Lower prices appear a draw as commercial real estate buyers flooded back into Calgary during the first quarter (Q1) of 2021, driving total land and property sales up 74 per cent from a year earlier. Despite the much higher sales, prices paid were down 26 per cent from a year ago, to $525 million.
As an example, office property sales, at nine transactions, were nearly identical to Q1 2020, but the value of sales dropped to $36.2 million, down from $174 million.
“The year-over-year [office] decrease is due to investors’ focus on small buildings with correspondingly small price tags,” explained Nathan Gettell, president of The Network, the real estate research firm that provided the Q1 data.

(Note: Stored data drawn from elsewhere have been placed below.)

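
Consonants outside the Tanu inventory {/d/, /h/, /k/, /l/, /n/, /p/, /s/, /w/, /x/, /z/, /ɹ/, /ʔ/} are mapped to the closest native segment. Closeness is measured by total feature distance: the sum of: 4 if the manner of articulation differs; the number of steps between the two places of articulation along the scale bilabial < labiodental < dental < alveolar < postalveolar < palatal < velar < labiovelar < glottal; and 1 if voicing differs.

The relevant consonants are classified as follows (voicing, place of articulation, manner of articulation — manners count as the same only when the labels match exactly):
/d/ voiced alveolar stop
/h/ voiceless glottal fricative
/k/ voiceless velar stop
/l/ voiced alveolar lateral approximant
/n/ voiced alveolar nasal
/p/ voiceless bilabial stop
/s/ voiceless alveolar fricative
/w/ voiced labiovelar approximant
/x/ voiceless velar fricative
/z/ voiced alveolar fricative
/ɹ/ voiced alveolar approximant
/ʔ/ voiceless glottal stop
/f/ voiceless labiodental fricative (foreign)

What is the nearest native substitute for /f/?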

Land led the Calgary sales curve, posting a total investment of approximately $138 million while multi-family transactions revealed a sharp decline in per-suite values, according to the 2021 report
Here is The Network’s breakdown of the commercial real estate action through the first three months of this year compared to Q1 2020.
Land:Year-over-year, dollar volume decreased slightly to $137 million from $142 million a year earlier. Sales, however, increased to 27 from 17 in Q1 2020. The stand-out transaction this year was the $57 million purchase of 532 acres at 72 St & 210 Ave SE, by a numbered company. Urban infill and agriculture land accounted for approximately $73 million in transactions, while eight multi-family land sales totalled more than $8 million.
Multi-family: Rental investors maintained a consistent interest in multi-family properties. In the first three months of 2021, 13 sales totalling $45 million were completed versus nine sales valued at $55 million one year prior. There was a substantial year-over-year decrease in the price per suite. During Q1 2021, multi-family properties sold for an average of $144,000 per door, down from $186,000 per door a year earlier. Cap rates came in at 3.6 per cent at March 31st, 2021 versus 4.7 per cent last year.
Industrial:Owner/users accounted for 23 of the 28 transactions completed during Q1 2021, spending $113.7 million of the total $136.7 million. The largest transaction by this group was the $24 million purchase of 4884 72 Ave SE, a 226,614 square foot warehouse by Groupe Touchette Real Estate Inc. Notably, all but two of the industrial properties to change hands this quarter were warehouses.. The average price per square foot increased to $185 per square foot, up from $169 per square foot a year ago.
Office:Nine office buildings sold during the first quarter of 2021; just one less than during Q1 2020. Significantly, total dollar volume was just one-fifth of that seen last year at $36.2 million versus more than $174 million at March 31st, 2020. The largest transaction of Q1 2021 was the $16 million purchase of 79,000 square feet at 10325 Bonaventure Drive. The remaining eight buildings averaged just under 12,000 square feet and $2.5 million each.
Retail:Compared to Q1 2020, dollar volume invested in retail assets increased markedly to $96 million from $39 million. Activity was also higher at 17 transactions through the first quarter versus just seven a year earlier.
There were two very large sales of $16.6 million and $16 million, respectively; 11527 29 St SE and 6401-6449 Crowchild Trail SW. Also of note, selling for $993 per square foot was 101 Crowfoot Way NW – a Bank of Montreal branch bought by Otis Properties. It sits on an acre of land in the highly-densified Crowfoot Village retail district.
Commercial condos:There was extremely strong investor demand within the commercial condominium sector. The number of sales increased year-over-year to 95 from 62 at March 31, 2020. Dollar volume also increased to $73 million from just under $30 million one year prior. Sales of office and retail condos were almost equal in number to industrial condos (47 for the former versus 48 of the latter). Prices per square foot were down substantially, however, for office and retail condos, with per square foot prices declining to an average of $319 per square foot from $398 per square in Q1 2020. Price-per-square-foot values for industrial condominiums increased to an average of $252 per square foot, up from $239 per square foot a year earlier, The Network reports.